Co-orbital bodies (Trojans) share a 1:1 mean-motion resonance with a planet. Although Trojans are common in the Solar System, none has yet been confirmed in an exoplanetary system. Hot Jupiters are not expected to retain primordial co-orbitals efficiently, but their deep and frequent transits make them favorable targets for observational constraints using transit timing variations (TTVs). As part of the ExoEcho project, we analyze TESS photometry for 260 confirmed hot Jupiters with published RV-based masses to search for TTV signals compatible with Trojan companions. We derive transit times and compare the observed residuals with co-orbital models computed with REBOUND N-body simulations. Accounting for the degeneracy between Trojan mass and libration amplitude, we place upper mass limits on possible companions over a range of typical libration amplitudes. For a representative libration amplitude of 15 deg, we rule out exotrojans more massive than 1 Earth mass in 130 systems, corresponding to about 50% of the sample. A more conservative chi-square analysis that incorporates observational uncertainties raises this threshold to 3 Earth masses. We further combine these limits with dynamical-stability constraints for the 1:1 resonance to exclude unstable configurations. Our results provide population-level constraints on massive exotrojans in short-period systems and establish a framework for future high-precision searches with missions such as PLATO and ET (Earth 2.0).

Paper Structure

This paper contains 17 sections, 3 equations, 10 figures, 1 table.

Figures (10)

  • Figure 1: Radius and period properties of the sample of 260 hot-Jupiter systems studied in this work. Most of them have orbital periods ranging from 2 to 6 days and radii between 0.8 and 1.6 $R_{\mathrm{J}}$. The numbers of transits are shown in different colors.
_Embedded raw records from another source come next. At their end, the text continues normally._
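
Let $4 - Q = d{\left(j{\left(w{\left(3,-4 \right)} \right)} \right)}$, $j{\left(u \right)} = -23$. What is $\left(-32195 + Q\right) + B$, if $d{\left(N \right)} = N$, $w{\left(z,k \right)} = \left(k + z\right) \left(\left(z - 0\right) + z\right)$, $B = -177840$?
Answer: $-210008$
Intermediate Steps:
$w{\left(z,k \right)} = 2 z \left(k + z\right)$ ($w{\left(z,k \right)} = \left(k + z\right) \left(\left(z + 0\right) + z\right) = \left(k + z\right) \left(z + z\right) = \left(k + z\right) 2 z = 2 z \left(k + z\right)$)
$Q = 27$ ($Q = 4 - -23 = 4 + 23 = 27$)
$\left(-32195 + Q\right) + B = \left(-32195 + 27\right) - 177840 = -32168 - 177840 = -210008$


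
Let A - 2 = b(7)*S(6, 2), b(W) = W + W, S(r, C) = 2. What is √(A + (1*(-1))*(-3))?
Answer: √33 ≈ 5.7446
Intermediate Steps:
b(W) = 2*W
A = 30 (A = 2 + (2*7)*2 = 2 + 14*2 = 2 + 28 = 30)
√(A + (1*(-1))*(-3)) = √(30 + (1*(-1))*(-3)) = √(30 - 1*(-3)) = √(30 + 3) = √33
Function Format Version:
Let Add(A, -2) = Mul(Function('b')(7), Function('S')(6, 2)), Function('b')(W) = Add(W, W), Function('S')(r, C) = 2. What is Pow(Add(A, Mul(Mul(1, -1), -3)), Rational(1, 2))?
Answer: Pow(33, Rational(1, 2)) ≈ 5.7446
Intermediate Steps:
Function('b')(W) = Mul(2, W)
A = 30 (A = Add(2, Mul(Mul(2, 7), 2)) = Add(2, Mul(14, 2)) = Add(2, 28) = 30)
Pow(Add(A, Mul(Mul(1, -1), -3)), Rational(1, 2)) = Pow(Add(30, Mul(Mul(1, -1), -3)), Rational(1, 2)) = Pow(Add(30, Mul(-1, -3)), Rational(1, 2)) = Pow(Add(30, 3), Rational(1, 2)) = Pow(33, Rational(1, 2))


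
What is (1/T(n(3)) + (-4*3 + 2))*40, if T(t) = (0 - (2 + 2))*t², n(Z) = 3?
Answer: -3610/9 ≈ -401.11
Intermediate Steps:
T(t) = -4*t² (T(t) = (0 - 1*4)*t² = (0 - 4)*t² = -4*t²)
(1/T(n(3)) + (-4*3 + 2))*40 = (1/(-4*3²) + (-4*3 + 2))*40 = (1/(-4*9) + (-12 + 2))*40 = (1/(-36) - 10)*40 = (-1/36 - 10)*40 = -361/36*40 = -3610/9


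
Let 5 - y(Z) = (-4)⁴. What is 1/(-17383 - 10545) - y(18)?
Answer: 7009927/27928 ≈ 251.00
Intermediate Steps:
y(Z) = -251 (y(Z) = 5 - 1*(-4)⁴ = 5 - 1*256 = 5 - 256 = -251)
1/(-17383 - 10545) - y(18) = 1/(-17383 - 10545) - 1*(-251) = 1/(-27928) + 251 = -1/27928 + 251 = 7009927/27928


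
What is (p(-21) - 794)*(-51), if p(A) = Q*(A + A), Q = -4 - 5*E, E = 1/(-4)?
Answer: 69207/2 ≈ 34604.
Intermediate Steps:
E = -¼ ≈ -0.25000
Q = -11/4 (Q = -4 - 5*(-¼) = -4 + 5/4 = -11/4 ≈ -2.7500)
p(A) = -11*A/2 (p(A) = -11*(A + A)/4 = -11*A/2)
(p(-21) - 794)*(-51) = (-11/2*(-21) - 794)*(-51) = (231/2 - 794)*(-51) = -1357/2*(-51) = 69207/2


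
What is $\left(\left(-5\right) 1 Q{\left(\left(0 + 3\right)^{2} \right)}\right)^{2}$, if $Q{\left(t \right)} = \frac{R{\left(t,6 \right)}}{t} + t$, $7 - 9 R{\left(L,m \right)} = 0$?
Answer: $\frac{13542400}{6561} \approx 2064.1$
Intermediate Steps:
$R{\left(L,m \right)} = \frac{7}{9}$ ($R{\left(L,m \right)} = \frac{7}{9} - 0 = \frac{7}{9} + 0 = \frac{7}{9}$)
$Q{\left(t \right)} = t + \frac{7}{9 t}$ ($Q{\left(t \right)} = \frac{7}{9 t} + t = t + \frac{7}{9 t}$)
$\left(\left(-5\right) 1 Q{\left(\left(0 + 3\right)^{2} \right)}\right)^{2} = \left(\left(-5\right) 1 \left(\left(0 + 3\right)^{2} + \frac{7}{9 \left(0 + 3\right)^{2}}\right)\right)^{2} = \left(- 5 \left(3^{2} + \frac{7}{9 \cdot 3^{2}}\right)\right)^{2} = \left(- 5 \left(9 + \frac{7}{9 \cdot 9}\right)\right)^{2} = \left(- 5 \left(9 + \frac{7}{9} \cdot \frac{1}{9}\right)\right)^{2} = \left(- 5 \left(9 + \frac{7}{81}\right)\right)^{2} = \left(\left(-5\right) \frac{736}{81}\right)^{2} = \left(- \frac{3680}{81}\right)^{2} = \frac{13542400}{6561}$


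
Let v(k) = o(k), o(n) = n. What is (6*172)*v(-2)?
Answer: -2064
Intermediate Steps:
v(k) = k
(6*172)*v(-2) = (6*172)*(-2) = 1032*(-2) = -2064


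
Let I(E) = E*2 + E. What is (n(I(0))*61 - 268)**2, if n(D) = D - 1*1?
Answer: 108241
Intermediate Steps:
I(E) = 3*E (I(E) = 2*E + E = 3*E)
n(D) = -1 + D (n(D) = D - 1 = -1 + D)
(n(I(0))*61 - 268)**2 = ((-1 + 3*0)*61 - 268)**2 = ((-1 + 0)*61 - 268)**2 = (-1*61 - 268)**2 = (-61 - 268)**2 = (-329)**2 = 108241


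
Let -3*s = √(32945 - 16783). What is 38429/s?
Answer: -115287*√16162/16162 ≈ -906.84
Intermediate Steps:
s = -√16162/3 (s = -√(32945 - 16783)/3 = -√16162/3 ≈ -42.377)
38429/s = 38429/((-√16162/3)) = 38429*(-3*√16162/16162) = -115287*√16162/16162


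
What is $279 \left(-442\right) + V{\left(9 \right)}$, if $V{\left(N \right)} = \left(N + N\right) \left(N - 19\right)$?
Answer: $-123498$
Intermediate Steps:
$V{\left(N \right)} = 2 N \left(-19 + N\right)$
$279 \left(-442\right) + V{\left(9 \right)} = 279 \left(-442\right) + 2 \cdot 9 \left(-19 + 9\right) = -123318 + 2 \cdot 9 \left(-10\right) = -123318 - 180 = -123498$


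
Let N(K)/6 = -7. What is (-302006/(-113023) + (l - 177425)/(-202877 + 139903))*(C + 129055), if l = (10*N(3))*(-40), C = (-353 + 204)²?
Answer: 75981295627636/96182573 ≈ 7.8997e+5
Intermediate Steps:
N(K) = -42 (N(K) = 6*(-7) = -42)
C = 22201 (C = (-149)² = 22201)
l = 16800 (l = (10*(-42))*(-40) = -420*(-40) = 16800)
(-302006/(-113023) + (l - 177425)/(-202877 + 139903))*(C + 129055) = (-302006/(-113023) + (16800 - 177425)/(-202877 + 139903))*(22201 + 129055) = (-302006*(-1/113023) - 160625/(-62974))*151256 = (302006/113023 - 160625*(-1/62974))*151256 = (302006/113023 + 160625/62974)*151256 = (37172845219/7117510402)*151256 = 75981295627636/96182573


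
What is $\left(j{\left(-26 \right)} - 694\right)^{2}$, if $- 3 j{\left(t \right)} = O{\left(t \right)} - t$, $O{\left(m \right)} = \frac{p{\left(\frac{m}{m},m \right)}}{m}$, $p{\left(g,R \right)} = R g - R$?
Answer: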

  • Figure 2: TTV measurements for WASP-93 b derived using a linear ephemeris model. The blue square represents the combined TTV obtained from TESS sectors 17 and 57. The insets show individual TTV measurements from each observation within these sectors, offering a zoomed-in view. The overall RMS for the TTVs is 32 seconds, with individual sectors showing an RMS of 31-32 seconds. Epoch 0 corresponds to the reference time of inferior conjunction at BJD 2458765.64897.
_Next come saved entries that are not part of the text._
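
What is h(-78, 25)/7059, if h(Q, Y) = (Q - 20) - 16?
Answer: -38/2353 ≈ -0.016150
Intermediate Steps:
h(Q, Y) = -36 + Q (h(Q, Y) = (-20 + Q) - 16 = -36 + Q)
h(-78, 25)/7059 = (-36 - 78)/7059 = -114*1/7059 = -38/2353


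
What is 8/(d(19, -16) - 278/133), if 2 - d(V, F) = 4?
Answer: -133/68 ≈ -1.9559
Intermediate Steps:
d(V, F) = -2 (d(V, F) = 2 - 1*4 = 2 - 4 = -2)
8/(d(19, -16) - 278/133) = 8/(-2 - 278/133) = 8/(-544/133) = 8*(-133/544) = -133/68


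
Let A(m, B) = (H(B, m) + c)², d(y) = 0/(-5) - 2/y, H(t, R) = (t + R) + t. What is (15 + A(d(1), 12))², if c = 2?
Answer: 349281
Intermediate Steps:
H(t, R) = R + 2*t (H(t, R) = (R + t) + t = R + 2*t)
d(y) = -2/y (d(y) = 0*(-⅕) - 2/y = 0 - 2/y = -2/y)
A(m, B) = (2 + m + 2*B)² (A(m, B) = ((m + 2*B) + 2)² = (2 + m + 2*B)²)
(15 + A(d(1), 12))² = (15 + (2 - 2/1 + 2*12)²)² = (15 + (2 - 2*1 + 24)²)² = (15 + (2 - 2 + 24)²)² = (15 + 24²)² = (15 + 576)² = 591² = 349281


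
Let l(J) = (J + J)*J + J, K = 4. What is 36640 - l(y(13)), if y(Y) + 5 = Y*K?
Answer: 32175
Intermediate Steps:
y(Y) = -5 + 4*Y (y(Y) = -5 + Y*4 = -5 + 4*Y)
l(J) = J + 2*J**2 (l(J) = (2*J)*J + J = 2*J**2 + J = J + 2*J**2)
36640 - l(y(13)) = 36640 - (-5 + 4*13)*(1 + 2*(-5 + 4*13)) = 36640 - (-5 + 52)*(1 + 2*(-5 + 52)) = 36640 - 47*(1 + 2*47) = 36640 - 47*(1 + 94) = 36640 - 47*95 = 36640 - 1*4465 = 36640 - 4465 = 32175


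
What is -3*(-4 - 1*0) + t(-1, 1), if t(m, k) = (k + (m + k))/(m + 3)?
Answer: 25/2 ≈ 12.500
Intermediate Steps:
t(m, k) = (m + 2*k)/(3 + m) (t(m, k) = (k + (k + m))/(3 + m) = (m + 2*k)/(3 + m))
-3*(-4 - 1*0) + t(-1, 1) = -3*(-4 - 1*0) + (-1 + 2*1)/(3 - 1) = -3*(-4 + 0) + (-1 + 2)/2 = -3*(-4) + (½)*1 = 12 + ½ = 25/2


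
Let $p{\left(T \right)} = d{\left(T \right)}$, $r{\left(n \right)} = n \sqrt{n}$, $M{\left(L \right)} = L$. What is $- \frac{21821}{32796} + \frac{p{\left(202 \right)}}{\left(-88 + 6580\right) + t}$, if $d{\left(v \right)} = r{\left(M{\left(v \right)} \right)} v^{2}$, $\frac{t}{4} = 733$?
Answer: $- \frac{21821}{32796} + \frac{1030301 \sqrt{202}}{1178} \approx 12430.0$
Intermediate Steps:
$t = 2932$ ($t = 4 \cdot 733 = 2932$)
$r{\left(n \right)} = n^{\frac{3}{2}}$
$d{\left(v \right)} = v^{\frac{7}{2}}$ ($d{\left(v \right)} = v^{\frac{3}{2}} v^{2} = v^{\frac{7}{2}}$)
$p{\left(T \right)} = T^{\frac{7}{2}}$
$- \frac{21821}{32796} + \frac{p{\left(202 \right)}}{\left(-88 + 6580\right) + t} = - \frac{21821}{32796} + \frac{202^{\frac{7}{2}}}{\left(-88 + 6580\right) + 2932} = \left(-21821\right) \frac{1}{32796} + \frac{8242408 \sqrt{202}}{6492 + 2932} = - \frac{21821}{32796} + \frac{8242408 \sqrt{202}}{9424} = - \frac{21821}{32796} + 8242408 \sqrt{202} \cdot \frac{1}{9424} = - \frac{21821}{32796} + \frac{1030301 \sqrt{202}}{1178}$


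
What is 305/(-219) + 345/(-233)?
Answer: -146620/51027 ≈ -2.8734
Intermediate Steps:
305/(-219) + 345/(-233) = 305*(-1/219) + 345*(-1/233) = -305/219 - 345/233 = -146620/51027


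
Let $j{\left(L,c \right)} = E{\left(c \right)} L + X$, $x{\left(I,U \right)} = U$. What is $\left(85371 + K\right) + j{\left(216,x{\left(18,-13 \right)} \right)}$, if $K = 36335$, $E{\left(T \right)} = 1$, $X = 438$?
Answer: $122360$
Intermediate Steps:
$j{\left(L,c \right)} = 438 + L$ ($j{\left(L,c \right)} = 1 L + 438 = L + 438 = 438 + L$)
$\left(85371 + K\right) + j{\left(216,x{\left(18,-13 \right)} \right)} = \left(85371 + 36335\right) + \left(438 + 216\right) = 121706 + 654 = 122360$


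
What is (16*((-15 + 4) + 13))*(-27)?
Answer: -864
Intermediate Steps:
(16*((-15 + 4) + 13))*(-27) = (16*(-11 + 13))*(-27) = (16*2)*(-27) = 32*(-27) = -864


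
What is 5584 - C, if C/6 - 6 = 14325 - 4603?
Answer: -52784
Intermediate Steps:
C = 58368 (C = 36 + 6*(14325 - 4603) = 36 + 6*9722 = 36 + 58332 = 58368)
5584 - C = 5584 - 1*58368 = 5584 - 58368 = -52784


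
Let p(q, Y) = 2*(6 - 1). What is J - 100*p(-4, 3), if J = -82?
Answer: -1082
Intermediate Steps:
p(q, Y) = 10 (p(q, Y) = 2*5 = 10)
J - 100*p(-4, 3) = -82 - 100*10 = -82 - 1000 = -1082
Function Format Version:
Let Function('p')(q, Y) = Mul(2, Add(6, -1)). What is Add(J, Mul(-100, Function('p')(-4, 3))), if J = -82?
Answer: -1082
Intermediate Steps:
Function('p')(q, Y) = 10 (Function('p')(q, Y) = Mul(2, 5) = 10)
Add(J, Mul(-100, Function('p')(-4, 3))) = Add(-82, Mul(-100, 10)) = Add(-82, -1000) = -1082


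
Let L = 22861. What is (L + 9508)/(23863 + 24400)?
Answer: 32369/48263 ≈ 0.67068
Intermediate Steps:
(L + 9508)/(23863 + 24400) = (22861 + 9508)/(23863 + 24400) = 32369/48263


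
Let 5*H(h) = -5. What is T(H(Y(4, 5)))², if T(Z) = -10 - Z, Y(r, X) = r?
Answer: 81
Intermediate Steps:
H(h) = -1 (H(h) = (⅕)*(-5) = -1)
T(H(Y(4, 5)))² = (-10 - 1*(-1))² = (-10 + 1)² = (-9)² = 81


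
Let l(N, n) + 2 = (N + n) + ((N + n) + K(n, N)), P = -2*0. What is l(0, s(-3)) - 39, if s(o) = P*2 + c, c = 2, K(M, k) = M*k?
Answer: -37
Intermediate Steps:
P = 0
s(o) = 2 (s(o) = 0*2 + 2 = 0 + 2 = 2)
l(N, n) = -2 + 2*N + 2*n + N*n (l(N, n) = -2 + ((N + n) + ((N + n) + n*N)) = -2 + ((N + n) + ((N + n) + N*n)) = -2 + ((N + n) + (N + n + N*n)) = -2 + (2*N + 2*n + N*n) = -2 + 2*N + 2*n + N*n)
l(0, s(-3)) - 39 = (-2 + 2*0 + 2*2 + 0*2) - 39 = (-2 + 0 + 4 + 0) - 39 = 2 - 39 = -37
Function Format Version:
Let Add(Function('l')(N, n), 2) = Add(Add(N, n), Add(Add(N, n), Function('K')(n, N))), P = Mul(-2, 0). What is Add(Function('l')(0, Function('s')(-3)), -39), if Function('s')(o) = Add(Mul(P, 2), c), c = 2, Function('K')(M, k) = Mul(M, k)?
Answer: -37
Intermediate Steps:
P = 0
Function('s')(o) = 2 (Function('s')(o) = Add(Mul(0, 2), 2) = Add(0, 2) = 2)
Function('l')(N, n) = Add(-2, Mul(2, N), Mul(2, n), Mul(N, n)) (Function('l')(N, n) = Add(-2, Add(Add(N, n), Add(Add(N, n), Mul(n, N)))) = Add(-2, Add(Add(N, n), Add(Add(N, n), Mul(N, n)))) = Add(-2, Add(Add(N, n), Add(N, n, Mul(N, n)))) = Add(-2, Add(Mul(2, N), Mul(2, n), Mul(N, n))) = Add(-2, Mul(2, N), Mul(2, n), Mul(N, n)))
Add(Function('l')(0, Function('s')(-3)), -39) = Add(Add(-2, Mul(2, 0), Mul(2, 2), Mul(0, 2)), -39) = Add(Add(-2, 0, 4, 0), -39) = Add(2, -39) = -37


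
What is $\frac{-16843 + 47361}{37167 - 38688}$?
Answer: $- \frac{30518}{1521} \approx -20.064$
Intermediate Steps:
$\frac{-16843 + 47361}{37167 - 38688} = \frac{30518}{-1521} = 30518 \left(- \frac{1}{1521}\right) = - \frac{30518}{1521}$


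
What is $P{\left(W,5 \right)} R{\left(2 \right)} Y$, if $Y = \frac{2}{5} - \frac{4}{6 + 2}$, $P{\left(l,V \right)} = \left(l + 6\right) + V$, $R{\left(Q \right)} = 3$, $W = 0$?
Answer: $- \frac{33}{10} \approx -3.3$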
  • Figure 3: Schematic illustration of exotrojan orbits near a hot Jupiter. The figure shows both tadpole orbits, which librate around the Lagrangian points $L_4$ and $L_5$, and horseshoe orbits, which encompass a horseshoe-shaped region from $L_4$ to $L_5$. The host star and hot Jupiter are indicated, and the rotating reference frame is centered on the star-hot Jupiter barycenter.
  • Figure 4: Observed TTV of the hot Jupiter system WASP-93 b, compared with simulated TTV signals induced by co-orbital exotrojans of varying masses. Different curves represent exotrojan masses ranging from Earth-mass to sub-Neptune mass, illustrating the mass-dependent amplitude and periodicity of the induced TTV signals.
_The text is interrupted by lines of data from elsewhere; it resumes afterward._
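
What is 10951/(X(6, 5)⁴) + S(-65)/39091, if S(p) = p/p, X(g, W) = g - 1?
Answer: 428086166/24431875 ≈ 17.522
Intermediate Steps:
X(g, W) = -1 + g
S(p) = 1
10951/(X(6, 5)⁴) + S(-65)/39091 = 10951/((-1 + 6)⁴) + 1/39091 = 10951/(5⁴) + 1*(1/39091) = 10951/625 + 1/39091 = 428086166/24431875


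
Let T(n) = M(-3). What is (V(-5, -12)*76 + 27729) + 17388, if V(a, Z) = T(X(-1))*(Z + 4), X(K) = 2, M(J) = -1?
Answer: 45725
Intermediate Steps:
T(n) = -1
V(a, Z) = -4 - Z (V(a, Z) = -(Z + 4) = -(4 + Z) = -4 - Z)
(V(-5, -12)*76 + 27729) + 17388 = ((-4 - 1*(-12))*76 + 27729) + 17388 = ((-4 + 12)*76 + 27729) + 17388 = (8*76 + 27729) + 17388 = (608 + 27729) + 17388 = 28337 + 17388 = 45725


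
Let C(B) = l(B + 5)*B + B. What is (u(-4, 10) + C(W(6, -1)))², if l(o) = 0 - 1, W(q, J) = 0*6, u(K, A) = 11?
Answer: 121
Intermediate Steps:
W(q, J) = 0
l(o) = -1
C(B) = 0 (C(B) = -B + B = 0)
(u(-4, 10) + C(W(6, -1)))² = (11 + 0)² = 11² = 121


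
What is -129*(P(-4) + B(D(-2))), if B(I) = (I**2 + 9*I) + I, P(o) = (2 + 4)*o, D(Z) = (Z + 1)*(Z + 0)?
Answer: 0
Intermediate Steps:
D(Z) = Z*(1 + Z) (D(Z) = (1 + Z)*Z = Z*(1 + Z))
P(o) = 6*o
B(I) = I**2 + 10*I
-129*(P(-4) + B(D(-2))) = -129*(6*(-4) + (-2*(1 - 2))*(10 - 2*(1 - 2))) = -129*(-24 + (-2*(-1))*(10 - 2*(-1))) = -129*(-24 + 2*(10 + 2)) = -129*(-24 + 2*12) = -129*(-24 + 24) = -129*0 = 0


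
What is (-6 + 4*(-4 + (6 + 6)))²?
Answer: 676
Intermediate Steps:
(-6 + 4*(-4 + (6 + 6)))² = (-6 + 4*(-4 + 12))² = (-6 + 4*8)² = (-6 + 32)² = 26² = 676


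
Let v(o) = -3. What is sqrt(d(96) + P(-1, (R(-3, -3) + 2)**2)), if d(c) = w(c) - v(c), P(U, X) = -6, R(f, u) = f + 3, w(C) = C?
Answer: sqrt(93) ≈ 9.6436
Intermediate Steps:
R(f, u) = 3 + f
d(c) = 3 + c (d(c) = c - 1*(-3) = c + 3 = 3 + c)
sqrt(d(96) + P(-1, (R(-3, -3) + 2)**2)) = sqrt((3 + 96) - 6) = sqrt(99 - 6) = sqrt(93)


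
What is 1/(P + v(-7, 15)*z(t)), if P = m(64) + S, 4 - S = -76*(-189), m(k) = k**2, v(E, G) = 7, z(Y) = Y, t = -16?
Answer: -1/10376 ≈ -9.6376e-5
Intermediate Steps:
S = -14360 (S = 4 - (-76)*(-189) = 4 - 1*14364 = 4 - 14364 = -14360)
P = -10264 (P = 64**2 - 14360 = 4096 - 14360 = -10264)
1/(P + v(-7, 15)*z(t)) = 1/(-10264 + 7*(-16)) = 1/(-10264 - 112) = 1/(-10376) = -1/10376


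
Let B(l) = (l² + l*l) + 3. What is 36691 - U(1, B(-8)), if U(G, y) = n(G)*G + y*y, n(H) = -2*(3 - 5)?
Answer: 19526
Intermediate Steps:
B(l) = 3 + 2*l² (B(l) = (l² + l²) + 3 = 2*l² + 3 = 3 + 2*l²)
n(H) = 4 (n(H) = -2*(-2) = 4)
U(G, y) = y² + 4*G (U(G, y) = 4*G + y*y = 4*G + y² = y² + 4*G)
36691 - U(1, B(-8)) = 36691 - ((3 + 2*(-8)²)² + 4*1) = 36691 - ((3 + 2*64)² + 4) = 36691 - ((3 + 128)² + 4) = 36691 - (131² + 4) = 36691 - (17161 + 4) = 36691 - 1*17165 = 36691 - 17165 = 19526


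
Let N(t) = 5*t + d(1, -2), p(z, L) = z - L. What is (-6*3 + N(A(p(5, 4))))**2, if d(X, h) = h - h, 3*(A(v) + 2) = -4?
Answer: 10816/9 ≈ 1201.8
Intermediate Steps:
A(v) = -10/3 (A(v) = -2 + (1/3)*(-4) = -2 - 4/3 = -10/3)
d(X, h) = 0
N(t) = 5*t (N(t) = 5*t + 0 = 5*t)
(-6*3 + N(A(p(5, 4))))**2 = (-6*3 + 5*(-10/3))**2 = (-18 - 50/3)**2 = (-104/3)**2 = 10816/9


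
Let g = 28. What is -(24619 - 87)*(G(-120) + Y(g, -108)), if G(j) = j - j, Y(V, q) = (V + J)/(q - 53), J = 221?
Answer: 6108468/161 ≈ 37941.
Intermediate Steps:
Y(V, q) = (221 + V)/(-53 + q) (Y(V, q) = (V + 221)/(q - 53) = (221 + V)/(-53 + q))
G(j) = 0
-(24619 - 87)*(G(-120) + Y(g, -108)) = -(24619 - 87)*(0 + (221 + 28)/(-53 - 108)) = -24532*(0 + 249/(-161)) = -24532*(0 - 1/161*249) = -24532*(0 - 249/161) = -24532*(-249)/161 = -1*(-6108468/161) = 6108468/161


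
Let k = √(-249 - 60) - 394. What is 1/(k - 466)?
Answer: -860/739909 - I*√309/739909 ≈ -0.0011623 - 2.3758e-5*I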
  • Figure 5: RMS variations of simulated TTVs as a function of exotrojan mass for WASP-93 b, assuming different libration amplitudes. The colored curves represent different libration amplitudes ($K_{\Delta M}$). The horizontal red dashed line indicates the observed TTV RMS. The intersections determine the upper mass limits for each specific libration amplitude. The $1\sigma$ uncertainty of the observed RMS, calculated via error propagation, determines the lower and upper bounds of the derived mass upper limit.